Actually for $I=\{1,2,3\}$ we have: $$\bigcap_{i\in I}G_i=G_1\cap G_2\cap G_3=\mathbb R\cap\mathbb Z\cap\mathbb N=\mathbb N$$
Likewise we have $x\in\bigcup_{i\in I}G_i$ if and only if $x\in G_i$ for some $i\in I$.
In your case: $$\bigcup_{i\in I}G_i=G_1\cup G_2\cup G_3=\mathbb R\cup\mathbb Z\cup\mathbb N=\mathbb R$$
edit (after edit of question).
If $A$ is a set then formally $\cup A$ is union of all elements of $A$.
That means that $x\in \cup A$ if and only if $x\in a$ for some $a\in A$. Actually we have: $$\bigcup_{i\in I}G_i:=\cup\{G_i\mid i\in I\}$$ so that $x\in\bigcup_{i\in I}G_i$ iff $x\in G_i$ for some $i\in I$.
In special case where $G_i=\{A_i\}$ the expression $x\in G_i$ is the same as $x=A_i$ so in that case the following statements are equivalent:
Showing that: $$\bigcup_{i\in I}\{A_i\}=\{A_i\mid i\in I\}$$
We also have:$$\bigcup_{i\in I}\{A_i\}=\cup\{\{A_i\}\mid i\in I\}$$
On
I assume you mean $I=\{1,2,3\}. $
$G_1=\{N\}$ is an abbreviation for $\forall x\;(x\in G_1\iff x=N).$ Similarly for $G_2$ and $G_3.$
Let $S=\cap_{i\in I}G_i$. What this means is $\forall x \;(x\in S\iff \forall i\in I\;(x\in G_i)).$
In this case $I$ is finite and so is each $G_i.$ so we have $\forall x\;(x\in S\iff (x\in G_1\land x\in G_2\land x\in G_3)),$ which is equivalent to $\forall x\;(x\in S \iff (x=N\land x =Z\land x=R)). $ Since there is no $x$ such that $x=N=Z=R,$ there is no $x\in S,$ so $$\cap_{i\in I}G_i=S=\emptyset.$$
When I wrote "Let $S=\cap_{i\in I}G_i$" I was merely defining $S$ as an abbreviation for the RHS expression. This is often done to make the rest easier to read and comprehend.

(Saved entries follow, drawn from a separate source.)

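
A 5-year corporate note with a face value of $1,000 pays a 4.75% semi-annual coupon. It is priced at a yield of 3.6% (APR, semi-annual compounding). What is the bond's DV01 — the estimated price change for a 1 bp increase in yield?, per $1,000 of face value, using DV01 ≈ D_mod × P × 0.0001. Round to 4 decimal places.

$0.4676

Periodic yield y = 0.018.
  t   CF        PV=CF/(1+0.018)^t    t·PV
  1        23.75        23.3301        23.3301
  2        23.75        22.9175        45.8351
  3        23.75        22.5123        67.5370
  4        23.75        22.1143        88.4571
  5        23.75        21.7232       108.6162
  6        23.75        21.3391       128.0348
  7        23.75        20.9618       146.7328
  8        23.75        20.5912       164.7295
  9        23.75        20.2271       182.0439
  10    1,023.75       856.4778     8,564.7785
  Σ                  1,052.1945     9,520.0949
P = 1,052.1945; D_Mac = 9.04785 half-year periods = 4.52392 yrs; D_mod = 4.44393 yrs.
DV01 ≈ 4.44393 × 1,052.1945 × 0.0001 = 0.467588.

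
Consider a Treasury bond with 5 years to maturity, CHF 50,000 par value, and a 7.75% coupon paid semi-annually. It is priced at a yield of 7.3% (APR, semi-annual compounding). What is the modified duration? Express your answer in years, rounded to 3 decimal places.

4.098 years

Periodic yield y = 0.0365. First find Macaulay duration:
  t   CF        PV=CF/(1+0.0365)^t    t·PV
  1     1,937.50     1,869.2716     1,869.2716
  2     1,937.50     1,803.4458     3,606.8916
  3     1,937.50     1,739.9381     5,219.8142
  4     1,937.50     1,678.6667     6,714.6670
  5     1,937.50     1,619.5531     8,097.7653
  6     1,937.50     1,562.5210     9,375.1262
  7     1,937.50     1,507.4974    10,552.4817
  8     1,937.50     1,454.4114    11,635.2909
  9     1,937.50     1,403.1948    12,628.7528
  10   51,937.50    36,290.0843   362,900.8428
  Σ                 50,928.5841   432,600.9041
P = 50,928.5841; Macaulay duration = 432,600.9041 / 50,928.5841 = 8.49427 half-year periods = 4.24713 years.
Modified duration = D_Mac / (1 + y) = 4.24713 / 1.0365 = 4.09757 years.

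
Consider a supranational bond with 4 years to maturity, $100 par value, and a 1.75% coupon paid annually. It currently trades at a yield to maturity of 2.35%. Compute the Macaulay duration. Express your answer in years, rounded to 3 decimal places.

3.897 years

Periodic yield y = 0.0235. Discount each cash flow and weight by its year:
  t   CF        PV=CF/(1+0.0235)^t    t·PV
  1         1.75         1.7098         1.7098
  2         1.75         1.6706         3.3411
  3         1.75         1.6322         4.8966
  4       101.75        92.7221       370.8882
  Σ                     97.7346       380.8358
Price P = Σ PV = 97.7346.
Macaulay duration = Σ(t·PV) / P = 380.8358 / 97.7346 = 3.89663 years.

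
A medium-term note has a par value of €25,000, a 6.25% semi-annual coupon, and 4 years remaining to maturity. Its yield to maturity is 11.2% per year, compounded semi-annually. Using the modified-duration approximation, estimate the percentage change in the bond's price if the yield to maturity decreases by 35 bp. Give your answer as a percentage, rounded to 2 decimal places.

+1.18%

Periodic yield y = 0.056. Modified duration first:
  t   CF        PV=CF/(1+0.056)^t    t·PV
  1       781.25       739.8201       739.8201
  2       781.25       700.5872     1,401.1744
  3       781.25       663.4348     1,990.3045
  4       781.25       628.2527     2,513.0108
  5       781.25       594.9363     2,974.6813
  6       781.25       563.3866     3,380.3197
  7       781.25       533.5100     3,734.5703
  8    25,781.25    16,672.1890   133,377.5119
  Σ                 21,096.1167   150,111.3930
P = 21,096.1167; D_Mac = 7.11559 half-year periods = 3.55780 yrs; D_mod = 3.55780/(1+0.056) = 3.36913 yrs.
ΔP/P ≈ -D_mod · Δy = -3.36913 × (-0.0035) = +0.011792 = +1.1792%.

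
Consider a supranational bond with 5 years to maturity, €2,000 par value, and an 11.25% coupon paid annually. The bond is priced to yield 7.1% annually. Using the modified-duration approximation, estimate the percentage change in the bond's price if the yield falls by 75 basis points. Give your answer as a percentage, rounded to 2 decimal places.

Periodic yield y = 0.071. Modified duration first:
  t   CF        PV=CF/(1+0.071)^t    t·PV
  1       225.00       210.0840       210.0840
  2       225.00       196.1569       392.3138
  3       225.00       183.1530       549.4591
  4       225.00       171.0112       684.0449
  5     2,225.00     1,579.0019     7,895.0097
  Σ                  2,339.4071     9,730.9115
P = 2,339.4071; D_Mac = 4.15956 yrs; D_mod = 4.15956/(1+0.071) = 3.88381 yrs.
ΔP/P ≈ -D_mod · Δy = -3.88381 × (-0.0075) = +0.029129 = +2.9129%.

+2.91%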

There is also the notation $\cap X,$ often written with "\bigcap" as $\bigcap X$ In this notation, $X$ is a collection of sets, and $y\in \cap X$ means that $y$ belongs to every member of that collection. Similarly there is $\cup X$, or $\bigcup X$, where $z\in \cup X$ means $z$ belongs to at least one member of $X.$
If you write $$ G_1=\mathbb{N},\quad G_2=\mathbb{Z},\quad G_3=\mathbb{R} $$ then $G_1\cap G_2\cap G_3=\mathbb{N}$ and $G_1\cup G_2\cup G_3=\mathbb{R}$ simply because $\mathbb{N}\subset\mathbb{Z}\subset\mathbb{R}$.
On the other hand if you write $$ G_1=\{\mathbb{N}\},\quad G_2=\{\mathbb{Z}\},\quad G_3=\{\mathbb{R}\} $$ then $G_1\cap G_2\cap G_3=\emptyset$ and $G_1\cup G_2\cup G_3=\{\mathbb{N},\mathbb{Z},\mathbb{R}\}$.
The difference is in the idea that a set $A$ and a set whose only element is the set $A$ are two totally different things.